Interesting. I met the Nobel Prize winning researcher who first used lasers to halt the random motions of atoms to drop their temps to billionths of a degree Kelvin at Appalachian State back in 2001.
I wonder how they expect the calcium ions to maintain their atomic integrity at such an incredibly low temp and not dissipate into Bose - Einstein condensate? Maybe the magnetic trap will keep the condensate stable.
 
Interesting. I met the Nobel Prize winning researcher who first used lasers to halt the random motions of atoms to drop their temps to billionths of a degree Kelvin at Appalachian State back in 2001.
I wonder how they expect the calcium ions to maintain their atomic integrity at such an incredibly low temp and not dissipate into Bose - Einstein condensate? Maybe the magnetic trap will keep the condensate stable.

The experiment is only using a few ions and they are kept organized and separated inside a magnetic field, so at those temperatures, the effect they're hoping to get would essentially be a manifestation of a Bose - Einstein condensate state, not unlike what we see with superconductivity or superfluidity. However characterizing it as a "time crystal" that breaks "temporal symmetry" doesn't make sufficient sense. That being said, there is probably some other way of looking at the experiment that is internally coherent and therefore makes sense within that framework.
 
Yeah, I'm not getting the temporal symmetry thing either. Maybe something "frozen" in time? Time literally quits moving? Maybe?
 
Yeah, I'm not getting the temporal symmetry thing either. Maybe something "frozen" in time? Time literally quits moving? Maybe?
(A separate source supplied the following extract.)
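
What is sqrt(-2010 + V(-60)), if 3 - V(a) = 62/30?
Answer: 2*I*sqrt(113010)/15 ≈ 44.823*I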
Well, like I was saying at the start, it seems to be based on the math. Although math can be internally coherent, it may not apply to anything outside it's own abstract context. The so-called perpetual motion induced by the magnetic field is not the same as a "break in temporal symmetry". Magnetic fields store energy and if that energy is transferred to the ion ring causing it to move, then kinetic energy has been transferred from the field to the ion ring. If the current keeps going inside the ring, then it's probably due to the electrons picking up the energy from the magnetic field and transporting it along the ring similar to the way that a superconducting electromagnetic electrical storage unit ( second kind ) does. In those units, electricity has no resistance and therefore will stay in the container indefinitely provided the temperature is maintained. They are actually very efficient, but you don't hear a lot about them ( I wonder why ). Anyway, if the electromagnetic field transfers energy to the electrons in an ion on the ring, it will destabilize the symmetry of the ring because the ion with more energy than its neighbor will push harder against its neighbors. Then at just the right distance, and with just the right power, that ion will transfer its energy to an adjacent ion, causing the space between them to move to that location. In a sense each ion is acting like a tiny capacitor and each time the charge is transferred you get movement. Hypothetically, when the magnetic field is removed, the movement should eventually slow to a stop as the energy is eaten up by the moving ions. So it's not really identical to a superconductor, but it's really close.